Gary Rubinstein ponders the familiar phrases “poverty is not destiny” and “poverty is not an excuse.”

He understands that many poor students succeed in school, but most don’t.

The typical claim of the “reform” movement is that every student, regardless of poverty, would perform at high levels of proficiency if their teacher has high expectations or if they attended a “no-excuses” charter school.

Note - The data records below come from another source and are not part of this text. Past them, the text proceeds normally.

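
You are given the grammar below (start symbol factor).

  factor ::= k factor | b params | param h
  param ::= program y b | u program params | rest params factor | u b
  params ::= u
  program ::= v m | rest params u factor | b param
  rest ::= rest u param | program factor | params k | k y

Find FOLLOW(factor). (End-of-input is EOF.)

factor is the start symbol, so EOF ∈ FOLLOW(factor).
In factor ::= k factor: factor is at the end, add FOLLOW(factor) = { EOF, b, h, k, u, v, y }.
In param ::= rest params factor: factor is at the end, add FOLLOW(param) = { b, h, k, u, v, y }.
In program ::= rest params u factor: factor is at the end, add FOLLOW(program) = { b, k, u, v, y }.
In rest ::= program factor: factor is at the end, add FOLLOW(rest) = { u }.
Union: FOLLOW(factor) = { EOF, b, h, k, u, v, y }.

{ EOF, b, h, k, u, v, y }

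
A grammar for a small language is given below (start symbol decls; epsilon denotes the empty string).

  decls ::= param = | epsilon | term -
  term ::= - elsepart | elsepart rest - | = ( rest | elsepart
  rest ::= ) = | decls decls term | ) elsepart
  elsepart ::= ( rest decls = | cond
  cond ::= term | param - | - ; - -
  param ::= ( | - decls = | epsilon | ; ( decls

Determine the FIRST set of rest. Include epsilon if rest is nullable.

{ (, ), -, ;, = }

rest ::= ) = contributes {)}.
From rest ::= decls decls term: decls, decls nullable, take FIRST(decls) ∪ FIRST(decls) ∪ FIRST(term) = { (, -, ;, = }.
rest ::= ) elsepart contributes {)}.
Union: FIRST(rest) = { (, ), -, ;, = }.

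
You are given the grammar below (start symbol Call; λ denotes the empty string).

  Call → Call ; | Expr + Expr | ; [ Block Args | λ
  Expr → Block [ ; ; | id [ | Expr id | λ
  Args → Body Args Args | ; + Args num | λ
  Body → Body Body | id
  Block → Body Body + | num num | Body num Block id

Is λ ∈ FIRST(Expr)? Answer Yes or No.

Yes

Expr has an λ-production, so Expr ⇒ λ.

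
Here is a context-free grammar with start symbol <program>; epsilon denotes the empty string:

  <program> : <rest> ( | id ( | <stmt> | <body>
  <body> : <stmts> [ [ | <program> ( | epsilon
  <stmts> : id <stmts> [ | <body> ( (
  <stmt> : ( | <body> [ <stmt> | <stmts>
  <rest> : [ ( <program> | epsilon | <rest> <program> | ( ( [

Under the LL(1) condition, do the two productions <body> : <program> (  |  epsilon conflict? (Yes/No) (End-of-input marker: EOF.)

Yes

FIRST(<program> () = { (, [, id } and FIRST(epsilon) = { epsilon }.
The second alternative is nullable and FOLLOW(<body>) = { EOF, (, [, id } shares ( with FIRST of the first — conflict.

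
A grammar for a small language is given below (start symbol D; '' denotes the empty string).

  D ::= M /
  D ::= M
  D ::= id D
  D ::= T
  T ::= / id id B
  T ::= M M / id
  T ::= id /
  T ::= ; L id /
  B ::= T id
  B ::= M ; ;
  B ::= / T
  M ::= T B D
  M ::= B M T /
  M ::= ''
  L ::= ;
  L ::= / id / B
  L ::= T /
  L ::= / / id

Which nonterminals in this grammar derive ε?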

Gary suggests it might be more fruitful to ask whether insufficient resources are destiny.

He writes:

A suburban school where the students don’t have to contend with so many out of school factors might not need very many resources for the majority of the students to be ‘college bound’ (assuming, for now, that this is a good goal to have). A school with a lot of poor students, though, might require extensive resources in order to get the majority of their students college bound. They might need an army of nurses, social workers, mental health experts, and more. Either school if not provided with sufficient resources is going to ‘fail’ to get the students to be college bound. But the suburban school, not needing as many resources, is likely to have a sufficient amount, while the urban school, since it needs more, is unlikely to get the resources it needs.

Reformers like to point to schools like KIPP or Eva Moskowitz’s charters to say that they don’t spend more than regular public schools.

But, says Gary, that’s not true. They do spend more, and they don’t have to accept every student who walks in the door, and they do have higher attrition rates than public schools.

Maybe we have to change our spending priorities if we want to be sure that “poverty is not destiny.”